As Per Roger Dahl's great answer : The functionality you're looking for is called stream compaction. 正如Per Roger Dahl的好回答：您正在寻找的功能称为流压缩。

You probably do need to provide an array that contains room for 4 solutions per thread because attempting to directly store the results in a compact form is likely to create so many dependencies between the threads that the performance gained in being able to copy less data back to the host is lost by a longer kernel execution time. 您可能需要提供一个包含每个线程4个解决方案空间的数组，因为尝试以紧凑的形式直接存储结果可能会在线程之间创建如此多的依赖关系，从而能够将较少的数据复制回到主机因较长的内核执行时间而丢失。 The exception to this is if almost all of the threads find no solutions. 例外情况是，几乎所有线程都找不到解决方案。 In that case, you might be able to use an atomic operation to maintain an index into an array. 在这种情况下，您可以使用原子操作来维护数组的索引。 So, for each solution that is found, you would store it in an array at an index and then use an atomic operation to increase the index. 因此，对于找到的每个解决方案，您将它存储在索引的数组中，然后使用原子操作来增加索引。 I think it would be safe to use atomicAdd() for this. 我认为使用atomicAdd（）是安全的。 Before storing a result, the thread would use atomicAdd() to increase the index by one. 在存储结果之前，线程将使用atomicAdd（）将索引增加一。 atomicAdd() returns the old value, and the thread can store the result using the old value as the index. atomicAdd（）返回旧值，线程可以使用旧值作为索引来存储结果。
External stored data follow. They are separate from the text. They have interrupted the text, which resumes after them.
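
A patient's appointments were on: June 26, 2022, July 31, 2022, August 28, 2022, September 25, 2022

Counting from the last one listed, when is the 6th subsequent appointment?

March 26, 2023

Every date is a Sunday; gaps 35, 28, 28 days.
Each is the last Sunday of its month (at least one falls on the 29th or later, ruling out '4th Sunday').
October 2022 ends with Sunday October 30, 2022.
November 2022 ends with Sunday November 27, 2022.
Last Sunday of December 2022: December 25, 2022.
Last Sunday of January 2023: January 29, 2023.
Last Sunday of February 2023: February 26, 2023.
March 2023 ends with Sunday March 26, 2023.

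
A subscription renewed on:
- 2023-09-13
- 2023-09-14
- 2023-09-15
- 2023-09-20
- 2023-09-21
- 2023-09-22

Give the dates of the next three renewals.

The gap pattern 1, 1, 5, 1, 1 repeats every 3 events.
These are the Wednesdays, Thursdays and Fridays of each week.
The following Wednesday is 2023-09-27.
Next Thursday: 2023-09-28.
Next Friday: 2023-09-29.

2023-09-27, 2023-09-28, 2023-09-29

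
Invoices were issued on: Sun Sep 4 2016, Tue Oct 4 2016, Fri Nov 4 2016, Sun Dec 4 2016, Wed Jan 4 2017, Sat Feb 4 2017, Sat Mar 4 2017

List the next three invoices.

Tue Apr 4 2017, Thu May 4 2017, Sun Jun 4 2017

The day-of-month is always 4 (30, 31, 30, 31, 31, 28 days between events).
So this recurs on the 4th of each month.
April 2017: Tue Apr 4 2017.
May 2017: Thu May 4 2017.
June 2017: Sun Jun 4 2017.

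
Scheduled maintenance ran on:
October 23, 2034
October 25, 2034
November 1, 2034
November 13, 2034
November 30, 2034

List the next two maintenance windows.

December 22, 2034; January 18, 2035

Gaps: 2, 7, 12, 17 days — each gap is 5 larger than the previous one.
Next gap: 22 days. November 30, 2034 + 22 days = December 22, 2034.
Next gap: 27 days. December 22, 2034 + 27 days = January 18, 2035.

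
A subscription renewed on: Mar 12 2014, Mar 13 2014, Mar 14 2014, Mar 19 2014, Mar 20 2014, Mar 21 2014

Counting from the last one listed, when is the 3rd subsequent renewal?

Gaps: 1, 1, 5, 1, 1 days — not constant, but cyclic with period 3.
The events fall on every Wednesday, Thursday and Friday.
Next Wednesday: Mar 26 2014.
Next Thursday: Mar 27 2014.
The following Friday is Mar 28 2014.

Mar 28 2014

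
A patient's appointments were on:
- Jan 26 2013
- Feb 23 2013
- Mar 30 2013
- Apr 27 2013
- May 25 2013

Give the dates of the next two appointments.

Jun 29 2013, Jul 27 2013

Every date is a Saturday; gaps 28, 35, 28, 28 days.
Each is the last Saturday of its month (at least one falls on the 29th or later, ruling out '4th Saturday').
June 2013 ends with Saturday Jun 29 2013.
July 2013 ends with Saturday Jul 27 2013.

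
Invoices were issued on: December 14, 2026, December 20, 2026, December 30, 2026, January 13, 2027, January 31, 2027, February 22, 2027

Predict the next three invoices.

March 20, 2027; April 19, 2027; May 23, 2027

The spacing grows by 4 each time: 6, 10, 14, 18, 22 days.
Next gap: 26 days. February 22, 2027 + 26 days = March 20, 2027.
Next gap: 30 days. March 20, 2027 + 30 days = April 19, 2027.
Next gap: 34 days. April 19, 2027 + 34 days = May 23, 2027.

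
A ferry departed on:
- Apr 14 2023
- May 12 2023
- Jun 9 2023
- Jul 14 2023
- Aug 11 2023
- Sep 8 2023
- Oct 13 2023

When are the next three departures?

These are Fridays at 28- or 35-day spacing (28, 28, 35, 28, 28, 35).
The pattern: 2nd Friday of the month.
November 2023 — 2nd Friday is Nov 10 2023.
December 2023 — 2nd Friday is Dec 8 2023.
2nd Friday of January 2024: Jan 12 2024.

Nov 10 2023, Dec 8 2023, Jan 12 2024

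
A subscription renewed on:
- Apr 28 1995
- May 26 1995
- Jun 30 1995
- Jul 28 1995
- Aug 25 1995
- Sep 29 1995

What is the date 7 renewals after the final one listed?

Apr 26 1996

Every date is a Friday; gaps 28, 35, 28, 28, 35 days.
Each is the last Friday of its month (at least one falls on the 29th or later, ruling out '4th Friday').
October 1995 ends with Friday Oct 27 1995.
November 1995 ends with Friday Nov 24 1995.
December 1995 ends with Friday Dec 29 1995.
Last Friday of January 1996: Jan 26 1996.
Last Friday of February 1996: Feb 23 1996.
Last Friday of March 1996: Mar 29 1996.
Last Friday of April 1996: Apr 26 1996.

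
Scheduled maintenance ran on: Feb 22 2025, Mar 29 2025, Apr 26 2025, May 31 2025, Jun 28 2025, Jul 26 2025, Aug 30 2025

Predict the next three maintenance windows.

Sep 27 2025, Oct 25 2025, Nov 29 2025

These are Saturdays with 35, 28, 35, 28, 28, 35-day gaps.
Each is the final Saturday of its month — Mar 29 2025 is past the 28th, so '4th Saturday' doesn't fit.
September 2025 ends with Saturday Sep 27 2025.
Last Saturday of October 2025: Oct 25 2025.
Last Saturday of November 2025: Nov 29 2025.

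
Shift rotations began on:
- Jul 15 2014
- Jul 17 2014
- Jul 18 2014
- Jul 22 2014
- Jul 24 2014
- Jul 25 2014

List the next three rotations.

The gap pattern 2, 1, 4, 2, 1 repeats every 3 events.
These are the Tuesdays, Thursdays and Fridays of each week.
Next Tuesday: Jul 29 2014.
Next Thursday: Jul 31 2014.
Next Friday: Aug 1 2014.

Jul 29 2014, Jul 31 2014, Aug 1 2014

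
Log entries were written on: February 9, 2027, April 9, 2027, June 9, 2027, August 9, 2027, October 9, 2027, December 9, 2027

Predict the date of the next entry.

Each date is the 9th; the gaps (59, 61, 61, 61, 61) track the month lengths.
The rule is the 9th of every 2 months.
February 2028: February 9, 2028.

February 9, 2028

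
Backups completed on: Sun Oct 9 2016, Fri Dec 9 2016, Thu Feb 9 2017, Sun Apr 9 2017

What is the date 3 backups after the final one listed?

Each date is the 9th; the gaps (61, 62, 59) track the month lengths.
The rule is the 9th of every 2 months.
June 2017: Fri Jun 9 2017.
Next: August 2017 → Wed Aug 9 2017.
October 2017: Mon Oct 9 2017.

Mon Oct 9 2017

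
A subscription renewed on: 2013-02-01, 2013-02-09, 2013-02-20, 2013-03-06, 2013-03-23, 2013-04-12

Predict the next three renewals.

2013-05-05, 2013-05-31, 2013-06-29

Intervals are 8, 11, 14, 17, 20 days — an arithmetic progression with common difference 3.
Next gap: 23 days. 2013-04-12 + 23 days = 2013-05-05.
Next gap: 26 days. 2013-05-05 + 26 days = 2013-05-31.
Next gap: 29 days. 2013-05-31 + 29 days = 2013-06-29.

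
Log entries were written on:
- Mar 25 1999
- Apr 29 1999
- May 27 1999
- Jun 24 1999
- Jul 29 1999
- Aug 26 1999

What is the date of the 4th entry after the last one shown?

Dec 30 1999

All Thursdays; the gaps (35, 28, 28, 35, 28) vary with month length.
This is the last Thursday of each month.
Last Thursday of September 1999: Sep 30 1999.
October 1999 ends with Thursday Oct 28 1999.
Last Thursday of November 1999: Nov 25 1999.
December 1999 ends with Thursday Dec 30 1999.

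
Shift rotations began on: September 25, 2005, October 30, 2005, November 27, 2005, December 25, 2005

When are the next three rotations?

January 29, 2006; February 26, 2006; March 26, 2006

These are Sundays with 35, 28, 28-day gaps.
Each is the final Sunday of its month — October 30, 2005 is past the 28th, so '4th Sunday' doesn't fit.
Last Sunday of January 2006: January 29, 2006.
February 2006 ends with Sunday February 26, 2006.
Last Sunday of March 2006: March 26, 2006.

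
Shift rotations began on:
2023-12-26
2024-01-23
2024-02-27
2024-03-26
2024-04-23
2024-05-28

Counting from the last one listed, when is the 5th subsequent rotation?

All dates are Tuesdays, 28, 35, 28, 28, 35 days apart.
Specifically, the 4th Tuesday of each month.
4th Tuesday of June 2024: 2024-06-25.
4th Tuesday of July 2024: 2024-07-23.
4th Tuesday of August 2024: 2024-08-27.
4th Tuesday of September 2024: 2024-09-24.
4th Tuesday of October 2024: 2024-10-22.

2024-10-22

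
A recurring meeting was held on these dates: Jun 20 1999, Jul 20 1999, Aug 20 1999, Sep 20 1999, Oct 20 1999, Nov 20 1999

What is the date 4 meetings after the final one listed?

The day-of-month is always 20 (30, 31, 31, 30, 31 days between events).
So this recurs on the 20th of each month.
Next: December 1999 → Dec 20 1999.
January 2000: Jan 20 2000.
February 2000: Feb 20 2000.
March 2000: Mar 20 2000.

Mar 20 2000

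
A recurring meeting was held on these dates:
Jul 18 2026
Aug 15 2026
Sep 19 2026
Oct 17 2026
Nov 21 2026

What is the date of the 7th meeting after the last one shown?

Gaps: 28, 35, 28, 35 days — a mix of 28 and 35. Every date is a Saturday.
Each is the 3rd Saturday of its month.
December 2026 — 3rd Saturday is Dec 19 2026.
3rd Saturday of January 2027: Jan 16 2027.
February 2027 — 3rd Saturday is Feb 20 2027.
March 2027 — 3rd Saturday is Mar 20 2027.
April 2027 — 3rd Saturday is Apr 17 2027.
May 2027 — 3rd Saturday is May 15 2027.
3rd Saturday of June 2027: Jun 19 2027.

Jun 19 2027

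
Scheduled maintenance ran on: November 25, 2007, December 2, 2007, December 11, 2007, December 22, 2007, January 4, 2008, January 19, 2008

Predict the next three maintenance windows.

Intervals are 7, 9, 11, 13, 15 days — an arithmetic progression with common difference 2.
Next gap: 17 days. January 19, 2008 + 17 days = February 5, 2008.
Next gap: 19 days. February 5, 2008 + 19 days = February 24, 2008.
Next gap: 21 days. February 24, 2008 + 21 days = March 16, 2008.

February 5, 2008; February 24, 2008; March 16, 2008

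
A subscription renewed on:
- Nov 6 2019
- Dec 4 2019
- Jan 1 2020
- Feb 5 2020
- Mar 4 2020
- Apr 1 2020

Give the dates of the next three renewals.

These are Wednesdays at 28- or 35-day spacing (28, 28, 35, 28, 28).
The pattern: 1st Wednesday of the month.
1st Wednesday of May 2020: May 6 2020.
June 2020 — 1st Wednesday is Jun 3 2020.
July 2020 — 1st Wednesday is Jul 1 2020.

May 6 2020, Jun 3 2020, Jul 1 2020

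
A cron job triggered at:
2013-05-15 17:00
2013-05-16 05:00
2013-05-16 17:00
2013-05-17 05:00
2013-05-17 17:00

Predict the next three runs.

2013-05-18 05:00, 2013-05-18 17:00, 2013-05-19 05:00

The interval is a steady 12 hours (12, 12, 12, 12).
2013-05-17 17:00 + 12 h = 2013-05-18 05:00.
2013-05-18 05:00 + 12 h = 2013-05-18 17:00.
2013-05-18 17:00 + 12 h = 2013-05-19 05:00.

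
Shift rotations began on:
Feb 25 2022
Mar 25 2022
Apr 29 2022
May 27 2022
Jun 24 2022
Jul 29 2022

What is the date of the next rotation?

Aug 26 2022

All Fridays; the gaps (28, 35, 28, 28, 35) vary with month length.
This is the last Friday of each month.
Last Friday of August 2022: Aug 26 2022.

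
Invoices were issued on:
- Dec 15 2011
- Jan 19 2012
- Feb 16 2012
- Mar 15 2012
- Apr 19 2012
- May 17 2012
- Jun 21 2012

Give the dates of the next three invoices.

Jul 19 2012, Aug 16 2012, Sep 20 2012

Gaps: 35, 28, 28, 35, 28, 35 days — a mix of 28 and 35. Every date is a Thursday.
Each is the 3rd Thursday of its month.
July 2012 — 3rd Thursday is Jul 19 2012.
3rd Thursday of August 2012: Aug 16 2012.
September 2012 — 3rd Thursday is Sep 20 2012.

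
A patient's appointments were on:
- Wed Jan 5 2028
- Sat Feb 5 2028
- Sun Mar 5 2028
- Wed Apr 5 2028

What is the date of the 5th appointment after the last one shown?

The day-of-month is always 5 (31, 29, 31 days between events).
So this recurs on the 5th of each month.
Next: May 2028 → Fri May 5 2028.
Next: June 2028 → Mon Jun 5 2028.
Next: July 2028 → Wed Jul 5 2028.
August 2028: Sat Aug 5 2028.
September 2028: Tue Sep 5 2028.

Tue Sep 5 2028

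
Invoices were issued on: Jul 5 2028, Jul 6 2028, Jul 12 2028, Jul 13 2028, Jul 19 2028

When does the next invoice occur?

Jul 20 2028

Gaps: 1, 6, 1, 6 days — not constant, but cyclic with period 2.
The events fall on every Wednesday and Thursday.
The following Thursday is Jul 20 2028.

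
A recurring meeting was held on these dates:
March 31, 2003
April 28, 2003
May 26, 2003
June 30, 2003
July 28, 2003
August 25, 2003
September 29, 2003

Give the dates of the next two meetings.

October 27, 2003; November 24, 2003

These are Mondays with 28, 28, 35, 28, 28, 35-day gaps.
Each is the final Monday of its month — March 31, 2003 is past the 28th, so '4th Monday' doesn't fit.
October 2003 ends with Monday October 27, 2003.
Last Monday of November 2003: November 24, 2003.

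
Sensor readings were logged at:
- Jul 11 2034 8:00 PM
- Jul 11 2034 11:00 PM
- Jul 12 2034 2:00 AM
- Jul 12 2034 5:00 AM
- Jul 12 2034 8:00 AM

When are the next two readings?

The interval is a steady 3 hours (3, 3, 3, 3).
Jul 12 2034 8:00 AM + 3 h = Jul 12 2034 11:00 AM.
Jul 12 2034 11:00 AM + 3 h = Jul 12 2034 2:00 PM.

Jul 12 2034 11:00 AM, Jul 12 2034 2:00 PM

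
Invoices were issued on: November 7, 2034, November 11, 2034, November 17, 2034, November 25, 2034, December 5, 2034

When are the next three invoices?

December 17, 2034; December 31, 2034; January 16, 2035

Intervals are 4, 6, 8, 10 days — an arithmetic progression with common difference 2.
Next gap: 12 days. December 5, 2034 + 12 days = December 17, 2034.
Next gap: 14 days. December 17, 2034 + 14 days = December 31, 2034.
Next gap: 16 days. December 31, 2034 + 16 days = January 16, 2035.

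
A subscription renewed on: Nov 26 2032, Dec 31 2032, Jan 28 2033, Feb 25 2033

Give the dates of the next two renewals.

Mar 25 2033, Apr 29 2033

These are Fridays with 35, 28, 28-day gaps.
Each is the final Friday of its month — Dec 31 2032 is past the 28th, so '4th Friday' doesn't fit.
Last Friday of March 2033: Mar 25 2033.
Last Friday of April 2033: Apr 29 2033.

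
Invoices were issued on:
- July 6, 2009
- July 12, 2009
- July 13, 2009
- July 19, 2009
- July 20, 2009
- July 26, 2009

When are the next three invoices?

Every event lands on a Monday or Sunday (gaps cycle 6, 1, 6, 1, 6).
So the schedule is: every Monday and Sunday.
Next Monday: July 27, 2009.
The following Sunday is August 2, 2009.
Next Monday: August 3, 2009.

July 27, 2009; August 2, 2009; August 3, 2009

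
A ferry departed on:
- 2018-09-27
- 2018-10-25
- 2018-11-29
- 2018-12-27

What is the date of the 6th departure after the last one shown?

Every date is a Thursday; gaps 28, 35, 28 days.
Each is the last Thursday of its month (at least one falls on the 29th or later, ruling out '4th Thursday').
Last Thursday of January 2019: 2019-01-31.
Last Thursday of February 2019: 2019-02-28.
March 2019 ends with Thursday 2019-03-28.
Last Thursday of April 2019: 2019-04-25.
May 2019 ends with Thursday 2019-05-30.
June 2019 ends with Thursday 2019-06-27.

2019-06-27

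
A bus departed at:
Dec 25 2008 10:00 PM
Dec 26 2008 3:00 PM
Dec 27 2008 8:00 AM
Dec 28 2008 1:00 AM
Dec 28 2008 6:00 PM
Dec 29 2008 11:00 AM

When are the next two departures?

Gaps: 17, 17, 17, 17, 17 hours — each event is 17 hours after the previous one.
Dec 29 2008 11:00 AM + 17 h = Dec 30 2008 4:00 AM.
Dec 30 2008 4:00 AM + 17 h = Dec 30 2008 9:00 PM.

Dec 30 2008 4:00 AM, Dec 30 2008 9:00 PM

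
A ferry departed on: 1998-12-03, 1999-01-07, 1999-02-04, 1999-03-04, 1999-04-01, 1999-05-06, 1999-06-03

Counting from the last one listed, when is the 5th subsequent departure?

These are Thursdays at 28- or 35-day spacing (35, 28, 28, 28, 35, 28).
The pattern: 1st Thursday of the month.
July 1999 — 1st Thursday is 1999-07-01.
August 1999 — 1st Thursday is 1999-08-05.
1st Thursday of September 1999: 1999-09-02.
October 1999 — 1st Thursday is 1999-10-07.
November 1999 — 1st Thursday is 1999-11-04.

1999-11-04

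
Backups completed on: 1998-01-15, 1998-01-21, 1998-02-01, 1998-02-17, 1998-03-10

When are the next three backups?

Intervals are 6, 11, 16, 21 days — an arithmetic progression with common difference 5.
Next gap: 26 days. 1998-03-10 + 26 days = 1998-04-05.
Next gap: 31 days. 1998-04-05 + 31 days = 1998-05-06.
Next gap: 36 days. 1998-05-06 + 36 days = 1998-06-11.

1998-04-05, 1998-05-06, 1998-06-11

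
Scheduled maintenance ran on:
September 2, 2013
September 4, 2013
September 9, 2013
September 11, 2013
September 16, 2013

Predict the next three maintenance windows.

Every event lands on a Monday or Wednesday (gaps cycle 2, 5, 2, 5).
So the schedule is: every Monday and Wednesday.
The following Wednesday is September 18, 2013.
Next Monday: September 23, 2013.
Next Wednesday: September 25, 2013.

September 18, 2013; September 23, 2013; September 25, 2013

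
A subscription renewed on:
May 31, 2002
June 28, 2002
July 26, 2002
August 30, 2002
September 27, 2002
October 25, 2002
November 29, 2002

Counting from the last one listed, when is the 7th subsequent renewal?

Every date is a Friday; gaps 28, 28, 35, 28, 28, 35 days.
Each is the last Friday of its month (at least one falls on the 29th or later, ruling out '4th Friday').
December 2002 ends with Friday December 27, 2002.
Last Friday of January 2003: January 31, 2003.
February 2003 ends with Friday February 28, 2003.
Last Friday of March 2003: March 28, 2003.
April 2003 ends with Friday April 25, 2003.
Last Friday of May 2003: May 30, 2003.
Last Friday of June 2003: June 27, 2003.

June 27, 2003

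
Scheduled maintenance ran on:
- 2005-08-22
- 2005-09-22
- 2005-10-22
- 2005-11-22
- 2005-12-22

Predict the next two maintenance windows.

2006-01-22, 2006-02-22

The day-of-month is always 22 (31, 30, 31, 30 days between events).
So this recurs on the 22nd of each month.
Next: January 2006 → 2006-01-22.
February 2006: 2006-02-22.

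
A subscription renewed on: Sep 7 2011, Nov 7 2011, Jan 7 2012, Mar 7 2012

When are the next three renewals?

The day-of-month is always 7 (61, 61, 60 days between events).
So this recurs on the 7th of every 2 months.
May 2012: May 7 2012.
July 2012: Jul 7 2012.
Next: September 2012 → Sep 7 2012.

May 7 2012, Jul 7 2012, Sep 7 2012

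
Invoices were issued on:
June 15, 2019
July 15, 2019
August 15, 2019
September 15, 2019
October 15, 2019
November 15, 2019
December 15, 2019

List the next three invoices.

January 15, 2020; February 15, 2020; March 15, 2020

Gaps: 30, 31, 31, 30, 31, 30 days — not constant. Every event is on the 15th of the month.
Pattern: the 15th of each month.
January 2020: January 15, 2020.
February 2020: February 15, 2020.
March 2020: March 15, 2020.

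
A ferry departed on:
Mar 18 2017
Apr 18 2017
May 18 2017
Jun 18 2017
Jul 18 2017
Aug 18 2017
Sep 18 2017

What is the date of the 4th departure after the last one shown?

Jan 18 2018

Gaps: 31, 30, 31, 30, 31, 31 days — not constant. Every event is on the 18th of the month.
Pattern: the 18th of each month.
Next: October 2017 → Oct 18 2017.
Next: November 2017 → Nov 18 2017.
Next: December 2017 → Dec 18 2017.
Next: January 2018 → Jan 18 2018.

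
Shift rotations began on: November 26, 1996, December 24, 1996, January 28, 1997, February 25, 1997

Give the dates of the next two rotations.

March 25, 1997; April 22, 1997

Gaps: 28, 35, 28 days — a mix of 28 and 35. Every date is a Tuesday.
Each is the 4th Tuesday of its month.
4th Tuesday of March 1997: March 25, 1997.
4th Tuesday of April 1997: April 22, 1997.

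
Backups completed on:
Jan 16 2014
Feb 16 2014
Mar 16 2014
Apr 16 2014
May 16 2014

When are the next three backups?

Jun 16 2014, Jul 16 2014, Aug 16 2014

Each date is the 16th; the gaps (31, 28, 31, 30) track the month lengths.
The rule is the 16th of each month.
June 2014: Jun 16 2014.
July 2014: Jul 16 2014.
Next: August 2014 → Aug 16 2014.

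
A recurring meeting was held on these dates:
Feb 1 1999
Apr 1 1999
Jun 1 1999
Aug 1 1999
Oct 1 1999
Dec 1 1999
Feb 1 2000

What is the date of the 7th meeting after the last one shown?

Apr 1 2001

Each date is the 1st; the gaps (59, 61, 61, 61, 61, 62) track the month lengths.
The rule is the 1st of every 2 months.
Next: April 2000 → Apr 1 2000.
Next: June 2000 → Jun 1 2000.
August 2000: Aug 1 2000.
Next: October 2000 → Oct 1 2000.
December 2000: Dec 1 2000.
Next: February 2001 → Feb 1 2001.
April 2001: Apr 1 2001.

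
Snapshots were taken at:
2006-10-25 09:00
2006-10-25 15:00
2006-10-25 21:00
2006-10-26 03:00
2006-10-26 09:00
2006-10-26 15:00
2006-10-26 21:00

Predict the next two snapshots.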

However, given a more common situation, where there's a fair number of results, the best solution will be to perform a compacting operation as a separate step. 然而，考虑到更常见的情况，即有相当数量的结果，最好的解决方案是将压缩操作作为单独的步骤执行。 One way to do this is with thrust::copy_if. 一种方法是使用thrust :: copy_if。 See this question for some more background. 有关更多背景信息，请参阅此问题。